Apparently not swayed by that, the jury convicted him of two felony sales charges, while knocking down several other felonies to misdemeanors.

Chavez says the trial was all about the drug wars in a notoriously conservative county.  “I received kangaroo justice,” he says.  “I was blackballed, was a political football, whatever description you want to come up with.”

He says he sought meetings with both Capizzi and Gates back then, even leaving literature with the sheriff on marijuana and its various uses.  That’d be pretty dumb for someone who was selling pot illegally, he says.

Orange County is still conservative, making the board’s decision this week mildly surprising, even as it basically implements a state Senate bill signed into law in 2003.  But with a sheriff who has been much more progressive on marijuana matters than was Gates, the county probably reflects the rest of the country in loosening up on the subject.

So, it’s full speed ahead for Chavez, planning to be just as outspoken as ever.  At some point, he’ll be giving out cannabis again.  Obviously, someone will be watching him.

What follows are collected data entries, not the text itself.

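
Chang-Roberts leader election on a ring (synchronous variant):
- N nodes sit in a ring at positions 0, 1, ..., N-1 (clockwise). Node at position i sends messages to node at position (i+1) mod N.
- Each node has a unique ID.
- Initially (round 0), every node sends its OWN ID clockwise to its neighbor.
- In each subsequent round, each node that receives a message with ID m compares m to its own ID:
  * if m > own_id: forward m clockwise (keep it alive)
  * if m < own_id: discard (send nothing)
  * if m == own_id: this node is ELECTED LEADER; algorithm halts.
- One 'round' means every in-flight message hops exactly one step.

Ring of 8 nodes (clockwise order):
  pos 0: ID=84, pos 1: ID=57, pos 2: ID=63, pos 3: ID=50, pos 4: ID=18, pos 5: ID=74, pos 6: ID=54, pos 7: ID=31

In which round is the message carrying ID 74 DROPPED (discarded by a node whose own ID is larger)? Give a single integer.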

As he once thought in the late 1990s, he thinks his visibility should ease any law-enforcement fears.  “It’d be stupid on their end or it would show how dark or negative they are, to do anything to me,” he says.  “There’s no reason for that, when everyone puts everything on the table.  Why would you throw this person in prison, unless you’re a totally negative person, evil, period?”

For now, he has the sense that times have changed.  The supervisors’ vote was 4-1.

How did it feel to hear the vote go his way?

“I felt good.  It picked up my spirits and I thought of all the members I’d lost and said, ‘We did it, guys.’ It was about time, you know.”